State Waivers for Medicaid and CHIP Demonstration Programs.

On the same day HHS published rules for waiving ACA insurance market reform measures, the agency also published new rules for states hoping to extend existing or win new waivers for pilot, experimental, and demonstration programs that provide health services under Medicaid and the Children’s Health Insurance Program (CHIP).

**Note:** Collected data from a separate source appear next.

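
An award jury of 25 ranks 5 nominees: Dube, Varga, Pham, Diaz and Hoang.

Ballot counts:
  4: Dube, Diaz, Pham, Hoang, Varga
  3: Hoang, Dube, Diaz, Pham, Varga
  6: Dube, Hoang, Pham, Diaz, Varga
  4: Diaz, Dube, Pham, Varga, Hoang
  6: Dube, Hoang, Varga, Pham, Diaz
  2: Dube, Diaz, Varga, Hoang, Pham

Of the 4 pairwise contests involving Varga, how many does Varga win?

0

Varga against each rival (25 jurors):
Varga–Dube: Dube 25–0.
Varga vs Pham: Varga preferred on 6+2 = 8 ballots; Pham wins 17–8.
Varga vs Diaz: Diaz, 19–6.
Varga vs Hoang: Varga is ranked higher on 4+2 = 6 ballots, Hoang on 19. Hoang wins 19–6.
Varga beats no one; loses to Dube, Pham, Diaz, Hoang — 0 pairwise wins.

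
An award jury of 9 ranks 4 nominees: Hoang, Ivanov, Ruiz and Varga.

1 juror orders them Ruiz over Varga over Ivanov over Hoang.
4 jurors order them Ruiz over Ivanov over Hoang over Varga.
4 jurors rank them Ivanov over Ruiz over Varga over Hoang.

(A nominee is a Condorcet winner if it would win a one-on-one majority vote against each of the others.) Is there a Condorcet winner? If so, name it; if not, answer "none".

Check each pair by majority over 9 ballots:
Hoang vs Ivanov: Ivanov wins 9–0.
Hoang–Ruiz: Ruiz 9–0.
Hoang–Varga: Varga 5–4.
Ivanov vs Ruiz: Ruiz, 5–4.
Ivanov vs Varga: Ivanov wins 8–1.
Ruiz vs Varga: Ruiz wins 9–0.
Ruiz beats each of Hoang, Ivanov, Varga — Ruiz is the Condorcet winner.

Ruiz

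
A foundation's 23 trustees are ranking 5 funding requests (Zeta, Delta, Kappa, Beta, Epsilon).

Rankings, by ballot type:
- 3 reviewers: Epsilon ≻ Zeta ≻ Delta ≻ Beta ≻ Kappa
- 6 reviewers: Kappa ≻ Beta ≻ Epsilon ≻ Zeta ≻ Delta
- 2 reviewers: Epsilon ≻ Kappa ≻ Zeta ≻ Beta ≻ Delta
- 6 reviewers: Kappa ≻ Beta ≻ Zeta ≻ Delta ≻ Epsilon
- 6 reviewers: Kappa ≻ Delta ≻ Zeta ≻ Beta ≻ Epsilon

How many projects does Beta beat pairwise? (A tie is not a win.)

Beta against each rival (23 reviewers):
Beta vs Zeta: Beta, 12–11.
Beta vs Delta: 6+2+6 = 14 for Beta, 9 for Delta — Beta by 14–9.
Beta vs Kappa: Beta is ranked higher on 3 ballots, Kappa on 20. Kappa wins 20–3.
Beta vs Epsilon: Beta preferred on 6+6+6 = 18 ballots; Beta wins 18–5.
Beta beats Zeta, Delta, Epsilon; loses to Kappa — 3 pairwise wins.

3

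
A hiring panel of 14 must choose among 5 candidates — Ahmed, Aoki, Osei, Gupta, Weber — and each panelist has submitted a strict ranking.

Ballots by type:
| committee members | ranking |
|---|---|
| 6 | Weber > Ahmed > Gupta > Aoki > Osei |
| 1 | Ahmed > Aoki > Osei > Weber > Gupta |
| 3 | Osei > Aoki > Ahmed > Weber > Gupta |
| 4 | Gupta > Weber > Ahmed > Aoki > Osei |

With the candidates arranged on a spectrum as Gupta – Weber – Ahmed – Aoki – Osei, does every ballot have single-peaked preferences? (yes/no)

Axis positions: Gupta=1, Weber=2, Ahmed=3, Aoki=4, Osei=5.
Type 1 (peak Weber at position 2): ranking walks positions 2-3-1-4-5, expanding outward from the peak — single-peaked.
Type 2 (peak Ahmed at position 3): ranking walks positions 3-4-5-2-1, expanding outward from the peak — single-peaked.
Type 3 (peak Osei at position 5): ranking walks positions 5-4-3-2-1, expanding outward from the peak — single-peaked.
Type 4 (peak Gupta at position 1): ranking walks positions 1-2-3-4-5, expanding outward from the peak — single-peaked.
Every ranking is single-peaked on this axis.

yes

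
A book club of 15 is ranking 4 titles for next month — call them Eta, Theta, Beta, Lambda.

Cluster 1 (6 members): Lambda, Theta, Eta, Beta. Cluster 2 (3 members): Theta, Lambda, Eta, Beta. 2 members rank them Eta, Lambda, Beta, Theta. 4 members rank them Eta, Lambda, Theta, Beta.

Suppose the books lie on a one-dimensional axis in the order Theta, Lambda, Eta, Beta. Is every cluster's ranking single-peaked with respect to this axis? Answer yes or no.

Axis positions: Theta=1, Lambda=2, Eta=3, Beta=4.
Cluster 1 (peak Lambda at position 2): ranking walks positions 2-1-3-4, expanding outward from the peak — single-peaked.
Cluster 2 (peak Theta at position 1): ranking walks positions 1-2-3-4, expanding outward from the peak — single-peaked.
Cluster 3 (peak Eta at position 3): ranking walks positions 3-2-4-1, expanding outward from the peak — single-peaked.
Cluster 4 (peak Eta at position 3): ranking walks positions 3-2-1-4, expanding outward from the peak — single-peaked.
Every ranking is single-peaked on this axis.

yes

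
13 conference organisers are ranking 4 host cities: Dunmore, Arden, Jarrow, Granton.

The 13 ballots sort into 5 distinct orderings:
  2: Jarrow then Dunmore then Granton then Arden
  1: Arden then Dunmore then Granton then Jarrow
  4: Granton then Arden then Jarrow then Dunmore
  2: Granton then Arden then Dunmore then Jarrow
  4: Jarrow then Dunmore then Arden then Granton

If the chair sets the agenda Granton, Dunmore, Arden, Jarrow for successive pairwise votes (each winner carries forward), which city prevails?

Round 1: Granton vs Dunmore — 6–7, Dunmore advances.
Round 2: Dunmore vs Arden — 6–7, Arden advances.
Round 3: Arden vs Jarrow — 7–6, Arden advances.
The agenda winner is Arden.

Arden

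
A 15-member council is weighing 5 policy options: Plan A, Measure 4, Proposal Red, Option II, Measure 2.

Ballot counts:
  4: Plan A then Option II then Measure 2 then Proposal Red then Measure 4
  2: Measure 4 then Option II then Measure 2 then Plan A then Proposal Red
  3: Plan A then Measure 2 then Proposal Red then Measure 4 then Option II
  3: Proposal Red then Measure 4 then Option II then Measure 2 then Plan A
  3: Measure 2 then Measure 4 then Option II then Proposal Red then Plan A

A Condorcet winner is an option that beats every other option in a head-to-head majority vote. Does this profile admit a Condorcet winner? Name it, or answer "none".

none

Check each pair by majority over 15 ballots:
Plan A vs Measure 4: Plan A is ranked higher on 4+3 = 7 ballots, Measure 4 on 8. Measure 4 wins 8–7.
Plan A vs Proposal Red: Plan A wins 9–6.
Plan A–Option II: Option II 8–7.
Plan A vs Measure 2: Measure 2 wins 8–7.
Measure 4 vs Proposal Red: 5 to 10, Proposal Red.
Measure 4 vs Option II: Measure 4, 11–4.
Measure 4 vs Measure 2: Measure 4 is ranked higher on 2+3 = 5 ballots, Measure 2 on 10. Measure 2 wins 10–5.
Proposal Red vs Option II: 3+3 = 6 for Proposal Red, 9 for Option II — Option II by 9–6.
Proposal Red vs Measure 2: 3 for Proposal Red, 12 for Measure 2 — Measure 2 by 12–3.
Option II vs Measure 2: 4+2+3 = 9 for Option II, 6 for Measure 2 — Option II by 9–6.
No option is unbeaten: Plan A loses to Measure 4; Measure 4 loses to Proposal Red; Proposal Red loses to Plan A; Option II loses to Measure 4; Measure 2 loses to Option II. In particular Plan A > Proposal Red > Measure 4 > Plan A is a majority cycle — no Condorcet winner exists.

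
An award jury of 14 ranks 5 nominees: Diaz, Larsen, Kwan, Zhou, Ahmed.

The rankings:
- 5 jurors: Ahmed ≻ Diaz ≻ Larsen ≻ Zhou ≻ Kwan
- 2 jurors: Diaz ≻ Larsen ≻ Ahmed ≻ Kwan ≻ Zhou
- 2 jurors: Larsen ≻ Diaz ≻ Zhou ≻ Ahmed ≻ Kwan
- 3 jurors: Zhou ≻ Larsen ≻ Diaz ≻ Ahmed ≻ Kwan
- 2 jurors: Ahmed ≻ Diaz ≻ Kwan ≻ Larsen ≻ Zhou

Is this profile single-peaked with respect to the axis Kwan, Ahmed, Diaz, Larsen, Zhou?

yes

Axis positions: Kwan=1, Ahmed=2, Diaz=3, Larsen=4, Zhou=5.
Group 1 (peak Ahmed at position 2): ranking walks positions 2-3-4-5-1, expanding outward from the peak — single-peaked.
Group 2 (peak Diaz at position 3): ranking walks positions 3-4-2-1-5, expanding outward from the peak — single-peaked.
Group 3 (peak Larsen at position 4): ranking walks positions 4-3-5-2-1, expanding outward from the peak — single-peaked.
Group 4 (peak Zhou at position 5): ranking walks positions 5-4-3-2-1, expanding outward from the peak — single-peaked.
Group 5 (peak Ahmed at position 2): ranking walks positions 2-3-1-4-5, expanding outward from the peak — single-peaked.
Every ranking is single-peaked on this axis.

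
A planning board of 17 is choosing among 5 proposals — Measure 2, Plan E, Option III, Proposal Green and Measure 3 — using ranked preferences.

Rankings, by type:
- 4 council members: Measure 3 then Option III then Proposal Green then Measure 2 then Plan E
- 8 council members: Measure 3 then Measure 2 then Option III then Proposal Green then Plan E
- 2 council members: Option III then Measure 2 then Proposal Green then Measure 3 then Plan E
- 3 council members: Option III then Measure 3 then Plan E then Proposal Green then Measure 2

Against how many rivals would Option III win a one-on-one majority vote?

Option III against each rival (17 council members):
Option III–Measure 2: Option III 9–8.
Option III vs Plan E: 4+8+2+3 = 17 for Option III, 0 for Plan E — Option III by 17–0.
Option III–Proposal Green: Option III 17–0.
Option III vs Measure 3: Measure 3, 12–5.
Option III beats Measure 2, Plan E, Proposal Green; loses to Measure 3 — 3 pairwise wins.

3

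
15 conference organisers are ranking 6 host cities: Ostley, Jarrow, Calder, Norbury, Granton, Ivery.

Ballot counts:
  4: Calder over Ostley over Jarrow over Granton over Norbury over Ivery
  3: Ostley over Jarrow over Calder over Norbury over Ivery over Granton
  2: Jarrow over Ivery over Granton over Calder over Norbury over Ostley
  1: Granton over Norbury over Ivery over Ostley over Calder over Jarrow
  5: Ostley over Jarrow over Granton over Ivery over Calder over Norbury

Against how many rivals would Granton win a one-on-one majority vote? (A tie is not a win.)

Granton against each rival (15 organisers):
Granton vs Ostley: 3 to 12, Ostley.
Granton vs Jarrow: Jarrow, 14–1.
Granton vs Calder: 2+1+5 = 8 for Granton, 7 for Calder — Granton by 8–7.
Granton–Norbury: Granton 12–3.
Granton vs Ivery: 10 to 5, Granton.
Granton beats Calder, Norbury, Ivery; loses to Ostley, Jarrow — 3 pairwise wins.

3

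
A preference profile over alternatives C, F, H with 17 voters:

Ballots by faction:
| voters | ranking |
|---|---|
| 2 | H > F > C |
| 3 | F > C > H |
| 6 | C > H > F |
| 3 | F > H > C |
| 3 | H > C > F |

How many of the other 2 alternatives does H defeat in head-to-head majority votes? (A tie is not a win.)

1

H against each rival (17 voters):
H vs C: C, 9–8.
H vs F: 2+6+3 = 11 for H, 6 for F — H by 11–6.
H beats F; loses to C — 1 pairwise win.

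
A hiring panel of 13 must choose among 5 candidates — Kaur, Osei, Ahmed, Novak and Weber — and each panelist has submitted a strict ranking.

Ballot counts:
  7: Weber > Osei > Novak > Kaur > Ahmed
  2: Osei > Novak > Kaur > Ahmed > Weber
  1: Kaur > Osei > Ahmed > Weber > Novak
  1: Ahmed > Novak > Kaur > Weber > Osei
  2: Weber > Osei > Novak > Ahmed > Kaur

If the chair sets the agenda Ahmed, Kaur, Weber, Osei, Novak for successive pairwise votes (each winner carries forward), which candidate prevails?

Weber

Round 1: Ahmed vs Kaur — 3–10, Kaur advances.
Round 2: Kaur vs Weber — 4–9, Weber advances.
Round 3: Weber vs Osei — 10–3, Weber advances.
Round 4: Weber vs Novak — 10–3, Weber advances.
Weber survives the agenda.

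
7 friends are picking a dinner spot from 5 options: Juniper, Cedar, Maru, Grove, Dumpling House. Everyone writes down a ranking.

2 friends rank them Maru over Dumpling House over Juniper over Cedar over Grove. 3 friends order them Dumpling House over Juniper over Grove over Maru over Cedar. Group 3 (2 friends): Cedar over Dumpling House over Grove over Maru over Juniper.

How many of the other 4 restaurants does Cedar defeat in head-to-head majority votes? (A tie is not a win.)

1

Cedar against each rival (7 friends):
Cedar vs Juniper: Juniper wins 5–2.
Cedar–Maru: Maru 5–2.
Cedar vs Grove: Cedar wins 4–3.
Cedar vs Dumpling House: Dumpling House wins 5–2.
Cedar beats Grove; loses to Juniper, Maru, Dumpling House — 1 pairwise win.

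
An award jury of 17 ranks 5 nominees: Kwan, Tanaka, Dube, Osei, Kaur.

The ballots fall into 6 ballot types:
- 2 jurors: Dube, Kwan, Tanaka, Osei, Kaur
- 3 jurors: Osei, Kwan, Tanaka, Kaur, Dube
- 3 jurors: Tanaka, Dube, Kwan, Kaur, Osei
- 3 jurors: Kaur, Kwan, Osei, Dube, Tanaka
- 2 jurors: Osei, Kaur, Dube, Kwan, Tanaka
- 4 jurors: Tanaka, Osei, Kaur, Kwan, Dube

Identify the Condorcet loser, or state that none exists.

Head-to-head results (17 jurors):
Kwan vs Tanaka: Kwan wins 10–7.
Kwan vs Dube: Kwan is ranked higher on 3+3+4 = 10 ballots, Dube on 7. Kwan wins 10–7.
Kwan vs Osei: Osei, 9–8.
Kwan vs Kaur: Kwan preferred on 2+3+3 = 8 ballots; Kaur wins 9–8.
Tanaka vs Dube: Tanaka, 10–7.
Tanaka vs Osei: 9 to 8, Tanaka.
Tanaka vs Kaur: Tanaka is ranked higher on 2+3+3+4 = 12 ballots, Kaur on 5. Tanaka wins 12–5.
Dube–Osei: Osei 12–5.
Dube–Kaur: Kaur 12–5.
Osei vs Kaur: Osei is ranked higher on 2+3+2+4 = 11 ballots, Kaur on 6. Osei wins 11–6.
Only Dube has no wins; Dube is the Condorcet loser.

Dube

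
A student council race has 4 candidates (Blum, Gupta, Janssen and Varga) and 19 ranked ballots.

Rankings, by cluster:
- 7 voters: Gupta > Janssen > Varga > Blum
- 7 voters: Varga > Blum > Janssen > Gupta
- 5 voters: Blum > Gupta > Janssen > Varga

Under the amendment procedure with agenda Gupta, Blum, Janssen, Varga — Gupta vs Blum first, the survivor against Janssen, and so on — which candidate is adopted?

Round 1: Gupta vs Blum — 7–12, Blum advances.
Round 2: Blum vs Janssen — 12–7, Blum advances.
Round 3: Blum vs Varga — 5–14, Varga advances.
Varga survives the agenda.

Varga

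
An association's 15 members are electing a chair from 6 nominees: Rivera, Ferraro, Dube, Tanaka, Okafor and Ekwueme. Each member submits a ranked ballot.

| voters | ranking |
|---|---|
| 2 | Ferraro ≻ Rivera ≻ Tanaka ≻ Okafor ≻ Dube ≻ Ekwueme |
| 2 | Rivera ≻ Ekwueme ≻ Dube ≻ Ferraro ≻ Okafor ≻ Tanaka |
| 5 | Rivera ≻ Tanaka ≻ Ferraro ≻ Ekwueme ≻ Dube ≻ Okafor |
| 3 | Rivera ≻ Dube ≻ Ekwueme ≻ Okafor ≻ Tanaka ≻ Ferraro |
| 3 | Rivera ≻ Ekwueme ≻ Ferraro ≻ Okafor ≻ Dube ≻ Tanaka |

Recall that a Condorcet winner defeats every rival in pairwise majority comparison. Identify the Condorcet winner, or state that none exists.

Rivera

Pairwise majorities:
Rivera vs Ferraro: 2+5+3+3 = 13 for Rivera, 2 for Ferraro — Rivera by 13–2.
Rivera–Dube: Rivera 15–0.
Rivera vs Tanaka: Rivera wins 15–0.
Rivera vs Okafor: Rivera wins 15–0.
Rivera vs Ekwueme: Rivera is ranked higher on 2+2+5+3+3 = 15 ballots, Ekwueme on 0. Rivera wins 15–0.
Ferraro vs Dube: Ferraro is ranked higher on 2+5+3 = 10 ballots, Dube on 5. Ferraro wins 10–5.
Ferraro vs Tanaka: 2+2+3 = 7 for Ferraro, 8 for Tanaka — Tanaka by 8–7.
Ferraro vs Okafor: 12 to 3, Ferraro.
Ferraro vs Ekwueme: Ekwueme wins 8–7.
Dube vs Tanaka: Dube preferred on 2+3+3 = 8 ballots; Dube wins 8–7.
Dube vs Okafor: 10 to 5, Dube.
Dube–Ekwueme: Ekwueme 10–5.
Tanaka vs Okafor: Tanaka preferred on 2+5 = 7 ballots; Okafor wins 8–7.
Tanaka vs Ekwueme: Ekwueme, 8–7.
Okafor vs Ekwueme: Ekwueme, 13–2.
Rivera wins every pairwise contest, so Rivera is the Condorcet winner.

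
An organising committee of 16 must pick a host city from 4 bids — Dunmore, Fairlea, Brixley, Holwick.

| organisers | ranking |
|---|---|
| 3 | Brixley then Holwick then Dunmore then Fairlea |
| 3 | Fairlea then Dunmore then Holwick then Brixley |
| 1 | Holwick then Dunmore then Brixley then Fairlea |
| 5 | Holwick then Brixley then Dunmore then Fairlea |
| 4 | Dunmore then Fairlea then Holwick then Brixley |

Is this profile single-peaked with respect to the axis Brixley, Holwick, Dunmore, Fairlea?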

The original rules for Medicaid demonstration program waivers were issued in 1994, under Section 1115 of Title XIX of the Social Security Act. Since then, 2002 and 2007 GAO reports faulted HHS for failure to comply with its own public notice and consultation procedures. The new rules aim at transparency and public input in the review and approval of Section 1115 waivers. The rules include rigorous reporting and evaluation requirements, to assess the effectiveness of the various models in meeting the goals of Medicaid and CHIP – cost-effective delivery of quality health services to especially vulnerable populations.